She sat at a large table in an otherwise unoccupied section of the village ice cream shop, away from the counter hub-bub and the giggling kids out of school for summer vacation. Her attention was directed to the rather thick and heavy paper back book she held balanced with an awkward backward lean, on the table before her. My wife and I were drawn to that same section, probably for the very same reasons.

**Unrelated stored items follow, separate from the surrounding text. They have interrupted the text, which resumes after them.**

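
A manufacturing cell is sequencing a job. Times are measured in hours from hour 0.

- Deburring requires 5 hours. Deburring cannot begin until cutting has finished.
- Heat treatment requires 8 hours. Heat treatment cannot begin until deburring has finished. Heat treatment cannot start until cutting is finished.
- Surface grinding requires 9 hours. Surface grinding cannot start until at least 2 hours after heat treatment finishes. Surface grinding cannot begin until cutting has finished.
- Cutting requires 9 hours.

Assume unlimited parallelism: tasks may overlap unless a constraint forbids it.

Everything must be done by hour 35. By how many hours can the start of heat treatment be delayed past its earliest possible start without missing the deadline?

Cutting has no prerequisites, so it starts at hour 0 and finishes at hour 9.
Deburring cannot begin until cutting (finishes hour 9). It runs from hour 9 to 9 + 5 = hour 14.
Heat treatment has to wait for deburring (finishes hour 14); cutting (finishes hour 9). The latest of these is hour 14, so heat treatment runs hour 14 to 14 + 8 = hour 22.

Working backward from the deadline:
Surface grinding has no dependents, so it just needs to finish by hour 35. Starting by 35 − 9 = hour 26 achieves that.
Since surface grinding (must start by hour 26, minus 2-hour gap → hour 24) depends on it, heat treatment must finish by hour 24. Backing off its 8-hour duration gives a latest start of hour 16.
So heat treatment can start as early as hour 14 and as late as hour 16, giving 16 − 14 = 2 hours of slack.

2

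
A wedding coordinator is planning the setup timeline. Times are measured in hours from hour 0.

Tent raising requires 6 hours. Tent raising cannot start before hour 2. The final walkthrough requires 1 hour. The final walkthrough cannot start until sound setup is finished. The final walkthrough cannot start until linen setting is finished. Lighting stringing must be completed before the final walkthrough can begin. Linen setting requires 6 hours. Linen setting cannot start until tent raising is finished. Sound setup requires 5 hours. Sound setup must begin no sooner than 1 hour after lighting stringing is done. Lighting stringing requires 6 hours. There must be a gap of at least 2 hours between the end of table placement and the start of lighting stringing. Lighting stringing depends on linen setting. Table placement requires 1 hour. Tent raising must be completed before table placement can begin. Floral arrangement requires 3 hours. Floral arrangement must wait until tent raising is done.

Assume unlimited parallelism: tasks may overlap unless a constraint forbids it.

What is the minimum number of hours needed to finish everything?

Tent raising cannot begin until its own release at hour 2. It runs from hour 2 to 2 + 6 = hour 8.
Floral arrangement waits on tent raising (finishes hour 8), so it starts at hour 8 and finishes at 8 + 3 = hour 11.
After tent raising (finishes hour 8), linen setting can start at hour 8 and finishes at hour 14.
Table placement cannot begin until tent raising (finishes hour 8). It runs from hour 8 to 8 + 1 = hour 9.
For lighting stringing: table placement (finishes hour 9, plus 2-hour gap → hour 11); linen setting (finishes hour 14). Taking the maximum gives a start of hour 14, and it finishes at 14 + 6 = hour 20.
After lighting stringing (finishes hour 20, plus 1-hour gap → hour 21), sound setup can start at hour 21 and finishes at hour 26.
The final walkthrough cannot start until sound setup (finishes hour 26); linen setting (finishes hour 14); lighting stringing (finishes hour 20). The controlling bound is hour 26, so the final walkthrough finishes at 26 + 1 = hour 27.
All tasks are finished once the last one completes. Finish times: Tent raising at 8, Table placement at 9, Linen setting at 14, Floral arrangement at 11, Lighting stringing at 20, Sound setup at 26, The final walkthrough at 27. The latest is hour 27.

27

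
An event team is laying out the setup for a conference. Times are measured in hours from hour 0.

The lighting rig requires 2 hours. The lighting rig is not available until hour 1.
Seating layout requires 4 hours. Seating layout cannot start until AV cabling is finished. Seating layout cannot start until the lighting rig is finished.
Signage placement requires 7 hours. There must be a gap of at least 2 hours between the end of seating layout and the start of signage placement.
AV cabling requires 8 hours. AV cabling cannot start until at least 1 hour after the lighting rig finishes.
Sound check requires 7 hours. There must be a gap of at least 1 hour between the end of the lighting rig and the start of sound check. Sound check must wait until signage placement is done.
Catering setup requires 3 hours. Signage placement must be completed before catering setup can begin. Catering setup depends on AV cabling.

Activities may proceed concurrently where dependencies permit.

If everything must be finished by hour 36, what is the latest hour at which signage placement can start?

Catering setup has no dependents, so it just needs to finish by hour 36. Starting by 36 − 3 = hour 33 achieves that.
Sound check must finish by hour 36; it takes 7 hours, so it must start by 36 − 7 = hour 29.
Signage placement must finish in time for catering setup (must start by hour 33); sound check (must start by hour 29). The tightest is hour 29, so signage placement must start by 29 − 7 = hour 22.

22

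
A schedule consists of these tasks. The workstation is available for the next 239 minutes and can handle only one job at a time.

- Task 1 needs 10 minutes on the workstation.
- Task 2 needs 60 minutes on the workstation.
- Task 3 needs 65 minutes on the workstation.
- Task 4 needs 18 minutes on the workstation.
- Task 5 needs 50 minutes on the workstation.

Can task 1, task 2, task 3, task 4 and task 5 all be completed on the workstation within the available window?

Running back to back, the jobs need 10 + 60 + 65 + 18 + 50 = 203 minutes on the workstation.
Since 203 ≤ 239, they fit within the window.

Yes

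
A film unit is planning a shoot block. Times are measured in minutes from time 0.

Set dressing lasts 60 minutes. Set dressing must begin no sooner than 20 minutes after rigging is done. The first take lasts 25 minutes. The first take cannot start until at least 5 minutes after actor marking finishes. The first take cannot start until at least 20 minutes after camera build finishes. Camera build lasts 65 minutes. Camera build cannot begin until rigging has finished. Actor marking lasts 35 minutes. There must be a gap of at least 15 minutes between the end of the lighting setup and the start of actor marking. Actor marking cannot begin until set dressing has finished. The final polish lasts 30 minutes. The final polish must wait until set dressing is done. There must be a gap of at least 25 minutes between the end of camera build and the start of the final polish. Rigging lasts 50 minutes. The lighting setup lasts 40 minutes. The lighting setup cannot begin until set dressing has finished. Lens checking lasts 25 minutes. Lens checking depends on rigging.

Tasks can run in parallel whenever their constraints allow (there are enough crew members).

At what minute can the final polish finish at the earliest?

Nothing blocks rigging, so it runs from minute 0 to minute 50.
After rigging (finishes minute 50), camera build can start at minute 50 and finishes at minute 115.
Set dressing waits on rigging (finishes minute 50, plus 20-minute gap → minute 70), so it starts at minute 70 and finishes at 70 + 60 = minute 130.
For the final polish: set dressing (finishes minute 130); camera build (finishes minute 115, plus 25-minute gap → minute 140). Taking the maximum gives a start of minute 140, and it finishes at 140 + 30 = minute 170.

170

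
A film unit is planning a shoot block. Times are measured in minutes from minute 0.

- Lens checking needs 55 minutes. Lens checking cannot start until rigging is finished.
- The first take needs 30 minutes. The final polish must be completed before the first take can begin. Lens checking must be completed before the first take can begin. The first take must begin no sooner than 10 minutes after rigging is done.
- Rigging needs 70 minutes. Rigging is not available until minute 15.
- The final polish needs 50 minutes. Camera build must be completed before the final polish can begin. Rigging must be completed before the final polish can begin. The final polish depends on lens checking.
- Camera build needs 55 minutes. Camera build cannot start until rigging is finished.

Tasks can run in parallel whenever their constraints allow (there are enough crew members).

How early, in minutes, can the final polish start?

After its own release at minute 15, rigging can start at minute 15 and finishes at minute 85.
After rigging (finishes minute 85), lens checking can start at minute 85 and finishes at minute 140.
Camera build waits on rigging (finishes minute 85), so it starts at minute 85 and finishes at 85 + 55 = minute 140.
The final polish waits on camera build (finishes minute 140); rigging (finishes minute 85); lens checking (finishes minute 140). The latest of these is minute 140, which is the earliest the final polish can start.

140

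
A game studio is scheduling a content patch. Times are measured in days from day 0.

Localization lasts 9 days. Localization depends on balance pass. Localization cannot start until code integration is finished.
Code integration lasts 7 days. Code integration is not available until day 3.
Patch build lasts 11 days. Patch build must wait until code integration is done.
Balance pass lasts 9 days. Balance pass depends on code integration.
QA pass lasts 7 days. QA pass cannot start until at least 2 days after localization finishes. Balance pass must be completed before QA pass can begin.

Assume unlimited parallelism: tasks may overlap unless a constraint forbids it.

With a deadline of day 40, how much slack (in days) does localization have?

3

After its own release at day 3, code integration can start at day 3 and finishes at day 10.
After code integration (finishes day 10), balance pass can start at day 10 and finishes at day 19.
Localization has to wait for balance pass (finishes day 19); code integration (finishes day 10). The latest of these is day 19, so localization runs day 19 to 19 + 9 = day 28.

Working backward from the deadline:
To finish by day 40, QA pass (duration 7) must start no later than day 33.
Since QA pass (must start by day 33, minus 2-day gap → day 31) depends on it, localization must finish by day 31. Backing off its 9-day duration gives a latest start of day 22.
So localization can start as early as day 19 and as late as day 22, giving 22 − 19 = 3 days of slack.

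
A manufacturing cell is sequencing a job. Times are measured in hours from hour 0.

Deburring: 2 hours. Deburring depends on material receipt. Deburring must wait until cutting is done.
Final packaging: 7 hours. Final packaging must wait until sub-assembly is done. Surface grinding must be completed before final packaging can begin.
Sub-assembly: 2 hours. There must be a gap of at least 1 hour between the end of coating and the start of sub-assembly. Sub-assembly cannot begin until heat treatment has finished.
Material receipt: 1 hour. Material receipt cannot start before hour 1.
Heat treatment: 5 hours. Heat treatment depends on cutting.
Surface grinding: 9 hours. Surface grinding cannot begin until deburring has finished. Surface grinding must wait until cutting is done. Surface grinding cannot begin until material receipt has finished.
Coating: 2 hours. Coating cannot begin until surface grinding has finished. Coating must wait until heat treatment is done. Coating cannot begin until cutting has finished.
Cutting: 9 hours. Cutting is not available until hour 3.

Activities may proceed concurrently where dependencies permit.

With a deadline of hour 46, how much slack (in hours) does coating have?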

She looked up as we seated ourselves at a table right in front of her. I caught her eye and extended a greeting. She was pleasantly responsive and so I asked what she was reading. She smiled and proceeded to relate the story behind the book. The book was about Teddy Roosevelt. She decided to read it because her son would soon be arriving from New Zealand and the two of them would be visiting the historic Roosevelt home in Huntington Long Island. She figured she ought to know something about the once idolized President before that trip. They would be taking the Port Jefferson Auto Ferry out of Bridgeport. She went on to comment that the thought of driving through Bridgeport with the crowds and auto congestion was unappealing to her.

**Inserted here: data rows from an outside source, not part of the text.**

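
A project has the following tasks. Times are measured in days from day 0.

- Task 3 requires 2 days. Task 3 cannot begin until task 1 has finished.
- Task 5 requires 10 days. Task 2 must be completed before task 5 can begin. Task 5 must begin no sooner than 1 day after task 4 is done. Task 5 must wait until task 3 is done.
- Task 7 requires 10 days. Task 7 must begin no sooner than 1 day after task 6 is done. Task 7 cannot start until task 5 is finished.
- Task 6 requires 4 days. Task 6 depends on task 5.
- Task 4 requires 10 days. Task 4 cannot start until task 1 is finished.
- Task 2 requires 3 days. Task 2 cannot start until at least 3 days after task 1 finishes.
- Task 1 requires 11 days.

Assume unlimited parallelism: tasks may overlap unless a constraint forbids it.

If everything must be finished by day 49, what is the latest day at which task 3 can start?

Nothing follows task 7; the deadline of day 49 is its only limit. It must start by 49 − 10 = day 39.
Since task 7 (must start by day 39, minus 1-day gap → day 38) depends on it, task 6 must finish by day 38. Backing off its 4-day duration gives a latest start of day 34.
Task 5 feeds task 6 (must start by day 34); task 7 (must start by day 39). Taking the minimum, task 5 must finish by day 34 and start by 34 − 10 = day 24.
Task 3 must finish before task 5 (must start by day 24). With a 2-day duration, task 3 must start by 24 − 2 = day 22.

22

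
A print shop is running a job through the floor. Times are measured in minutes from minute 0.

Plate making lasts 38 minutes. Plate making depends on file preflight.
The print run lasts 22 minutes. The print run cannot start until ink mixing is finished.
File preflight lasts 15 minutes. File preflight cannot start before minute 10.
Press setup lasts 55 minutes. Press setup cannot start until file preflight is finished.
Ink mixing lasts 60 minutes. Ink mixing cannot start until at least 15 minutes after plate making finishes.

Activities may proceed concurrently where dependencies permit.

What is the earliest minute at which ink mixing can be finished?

File preflight waits on its own release at minute 10, so it starts at minute 10 and finishes at 10 + 15 = minute 25.
After file preflight (finishes minute 25), plate making can start at minute 25 and finishes at minute 63.
Ink mixing waits on plate making (finishes minute 63, plus 15-minute gap → minute 78), so it starts at minute 78 and finishes at 78 + 60 = minute 138.

138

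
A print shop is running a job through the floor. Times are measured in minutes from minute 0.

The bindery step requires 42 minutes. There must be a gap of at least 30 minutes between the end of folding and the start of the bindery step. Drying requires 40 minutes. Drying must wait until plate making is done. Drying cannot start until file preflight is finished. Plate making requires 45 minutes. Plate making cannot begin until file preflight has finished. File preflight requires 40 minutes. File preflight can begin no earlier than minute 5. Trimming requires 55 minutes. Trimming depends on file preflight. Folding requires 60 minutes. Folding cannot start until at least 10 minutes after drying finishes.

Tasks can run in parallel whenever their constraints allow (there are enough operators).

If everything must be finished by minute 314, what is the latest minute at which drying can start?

Nothing follows the bindery step; the deadline of minute 314 is its only limit. It must start by 314 − 42 = minute 272.
Folding has to be done before the bindery step (must start by minute 272, minus 30-minute gap → minute 242). That means finishing by minute 242, i.e. starting by 242 − 60 = minute 182.
Drying must finish before folding (must start by minute 182, minus 10-minute gap → minute 172). With a 40-minute duration, drying must start by 172 − 40 = minute 132.

132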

Because we have relatives on the Island we were able to tell her about a possible alternative way of returning home that was much more circuitous but nevertheless held a certain panache, that she might find more pleasant than Bridgeport. The Orient Point Ferry is much further east along the north fork of the island but it is a fork with a special fascination that can make it worth the trip. The approach to Orient Point is literally sprinkled with vineyards and wineries where wines of many vintages can be sampled to the hearts content of even a Paul Giamatti like character from "Sideways". She laughed and said she would like that and she just knew her son would enjoy it as well.
She was in the mood to talk and so went on telling about her living circumstances and asking about ours. She resided in a nearby senior community by herself. Her husband died five years ago and so now she lives alone in a three bedroom, three bath up and down home. Her second son lives in Wisconsin, which is where she was born, but she hardly ever sees him. She feels isolated from family. In the community in which she lives people pretty much keep to themselves. There are few if any coordinated social activities.

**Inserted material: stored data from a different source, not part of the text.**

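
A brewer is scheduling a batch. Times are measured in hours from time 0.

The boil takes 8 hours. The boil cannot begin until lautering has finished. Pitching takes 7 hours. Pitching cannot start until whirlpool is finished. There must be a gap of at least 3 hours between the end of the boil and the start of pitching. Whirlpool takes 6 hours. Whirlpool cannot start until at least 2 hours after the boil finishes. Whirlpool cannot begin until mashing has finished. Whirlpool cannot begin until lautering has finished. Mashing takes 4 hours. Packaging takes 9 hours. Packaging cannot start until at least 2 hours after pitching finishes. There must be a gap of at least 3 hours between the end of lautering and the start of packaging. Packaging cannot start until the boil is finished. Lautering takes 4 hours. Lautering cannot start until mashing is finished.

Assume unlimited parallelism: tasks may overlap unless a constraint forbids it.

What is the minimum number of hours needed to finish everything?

42

Mashing has no prerequisites, so it starts at hour 0 and finishes at hour 4.
After mashing (finishes hour 4), lautering can start at hour 4 and finishes at hour 8.
The boil cannot begin until lautering (finishes hour 8). It runs from hour 8 to 8 + 8 = hour 16.
Whirlpool has to wait for the boil (finishes hour 16, plus 2-hour gap → hour 18); mashing (finishes hour 4); lautering (finishes hour 8). The latest of these is hour 18, so whirlpool runs hour 18 to 18 + 6 = hour 24.
Pitching cannot start until whirlpool (finishes hour 24); the boil (finishes hour 16, plus 3-hour gap → hour 19). The controlling bound is hour 24, so pitching finishes at 24 + 7 = hour 31.
Packaging has to wait for pitching (finishes hour 31, plus 2-hour gap → hour 33); lautering (finishes hour 8, plus 3-hour gap → hour 11); the boil (finishes hour 16). The latest of these is hour 33, so packaging runs hour 33 to 33 + 9 = hour 42.
All tasks are finished once the last one completes. Finish times: Mashing at 4, Lautering at 8, The boil at 16, Whirlpool at 24, Pitching at 31, Packaging at 42. The latest is hour 42.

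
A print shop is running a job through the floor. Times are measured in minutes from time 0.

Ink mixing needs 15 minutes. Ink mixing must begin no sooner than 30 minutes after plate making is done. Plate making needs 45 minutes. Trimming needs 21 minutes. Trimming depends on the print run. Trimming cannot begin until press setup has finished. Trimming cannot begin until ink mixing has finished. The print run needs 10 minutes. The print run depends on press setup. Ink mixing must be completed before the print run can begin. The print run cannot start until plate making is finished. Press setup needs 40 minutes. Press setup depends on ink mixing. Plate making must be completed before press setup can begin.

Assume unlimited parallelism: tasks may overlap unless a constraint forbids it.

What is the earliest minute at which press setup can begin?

90

Plate making has no prerequisites, so it starts at minute 0 and finishes at minute 45.
Ink mixing cannot begin until plate making (finishes minute 45, plus 30-minute gap → minute 75). It runs from minute 75 to 75 + 15 = minute 90.
Press setup waits on ink mixing (finishes minute 90); plate making (finishes minute 45). The latest of these is minute 90, which is the earliest press setup can start.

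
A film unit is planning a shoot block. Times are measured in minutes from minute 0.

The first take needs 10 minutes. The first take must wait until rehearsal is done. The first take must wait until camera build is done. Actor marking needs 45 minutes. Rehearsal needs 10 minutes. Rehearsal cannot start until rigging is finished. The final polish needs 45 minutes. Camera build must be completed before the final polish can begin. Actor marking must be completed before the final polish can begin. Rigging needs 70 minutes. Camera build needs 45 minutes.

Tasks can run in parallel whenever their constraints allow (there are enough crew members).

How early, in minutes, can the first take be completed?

90

Camera build has no prerequisites, so it starts at minute 0 and finishes at minute 45.
Rigging can start immediately at minute 0; it finishes at minute 70.
After rigging (finishes minute 70), rehearsal can start at minute 70 and finishes at minute 80.
The first take needs all of rehearsal (finishes minute 80); camera build (finishes minute 45). That puts its earliest start at minute 80; it finishes at 80 + 10 = minute 90.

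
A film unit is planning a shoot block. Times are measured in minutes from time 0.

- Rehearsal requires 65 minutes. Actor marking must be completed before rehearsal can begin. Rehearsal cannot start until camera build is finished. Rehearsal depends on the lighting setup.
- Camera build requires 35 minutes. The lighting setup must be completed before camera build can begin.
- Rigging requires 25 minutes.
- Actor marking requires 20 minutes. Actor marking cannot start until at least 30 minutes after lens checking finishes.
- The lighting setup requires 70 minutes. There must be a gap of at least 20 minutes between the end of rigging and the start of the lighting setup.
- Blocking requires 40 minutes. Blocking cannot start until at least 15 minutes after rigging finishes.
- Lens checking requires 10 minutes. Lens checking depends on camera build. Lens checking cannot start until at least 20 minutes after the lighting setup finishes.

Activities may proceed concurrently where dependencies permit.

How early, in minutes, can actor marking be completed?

Nothing blocks rigging, so it runs from minute 0 to minute 25.
After rigging (finishes minute 25, plus 20-minute gap → minute 45), the lighting setup can start at minute 45 and finishes at minute 115.
Camera build waits on the lighting setup (finishes minute 115), so it starts at minute 115 and finishes at 115 + 35 = minute 150.
Lens checking cannot start until camera build (finishes minute 150); the lighting setup (finishes minute 115, plus 20-minute gap → minute 135). The controlling bound is minute 150, so lens checking finishes at 150 + 10 = minute 160.
Actor marking waits on lens checking (finishes minute 160, plus 30-minute gap → minute 190), so it starts at minute 190 and finishes at 190 + 20 = minute 210.

210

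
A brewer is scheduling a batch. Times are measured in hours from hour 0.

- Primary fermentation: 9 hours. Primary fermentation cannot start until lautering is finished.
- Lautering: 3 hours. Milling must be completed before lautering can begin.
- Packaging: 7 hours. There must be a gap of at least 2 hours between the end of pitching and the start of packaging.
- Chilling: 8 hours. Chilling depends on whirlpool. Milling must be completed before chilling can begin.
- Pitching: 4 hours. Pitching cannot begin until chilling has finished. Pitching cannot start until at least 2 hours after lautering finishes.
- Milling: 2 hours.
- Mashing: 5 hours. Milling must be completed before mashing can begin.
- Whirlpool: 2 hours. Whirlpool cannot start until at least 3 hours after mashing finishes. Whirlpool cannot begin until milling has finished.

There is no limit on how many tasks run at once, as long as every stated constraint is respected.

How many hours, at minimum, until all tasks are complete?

33

Nothing blocks milling, so it runs from hour 0 to hour 2.
Lautering cannot begin until milling (finishes hour 2). It runs from hour 2 to 2 + 3 = hour 5.
After lautering (finishes hour 5), primary fermentation can start at hour 5 and finishes at hour 14.
Mashing cannot begin until milling (finishes hour 2). It runs from hour 2 to 2 + 5 = hour 7.
Whirlpool cannot start until mashing (finishes hour 7, plus 3-hour gap → hour 10); milling (finishes hour 2). The controlling bound is hour 10, so whirlpool finishes at 10 + 2 = hour 12.
Chilling has to wait for whirlpool (finishes hour 12); milling (finishes hour 2). The latest of these is hour 12, so chilling runs hour 12 to 12 + 8 = hour 20.
For pitching: chilling (finishes hour 20); lautering (finishes hour 5, plus 2-hour gap → hour 7). Taking the maximum gives a start of hour 20, and it finishes at 20 + 4 = hour 24.
After pitching (finishes hour 24, plus 2-hour gap → hour 26), packaging can start at hour 26 and finishes at hour 33.
All tasks are finished once the last one completes. Finish times: Milling at 2, Mashing at 7, Lautering at 5, Whirlpool at 12, Chilling at 20, Pitching at 24, Primary fermentation at 14, Packaging at 33. The latest is hour 33.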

We told her about some of the Active Adult Communities with which we were familiar and where social and entertainment activities are more than abundant and where people go shopping in golf carts. She seemed interested and wrote down some of the names.
When her husband was alive they went to Naples Florida every winter but with him gone she chooses not to go alone and besides it was becoming too crowded there with people and vehicles. She knew of all the places we had visited in the vicinity: Sanibel Island, Venice, Sarasota and every beach in between.
It appeared that she was torn between her very pleasant Darien home in which she lives a somewhat isolated existence and making a change to a location where there would be a very much enhanced social community but would necessitate making a radical, difficult and disruptive, move. Besides, she just loves New England.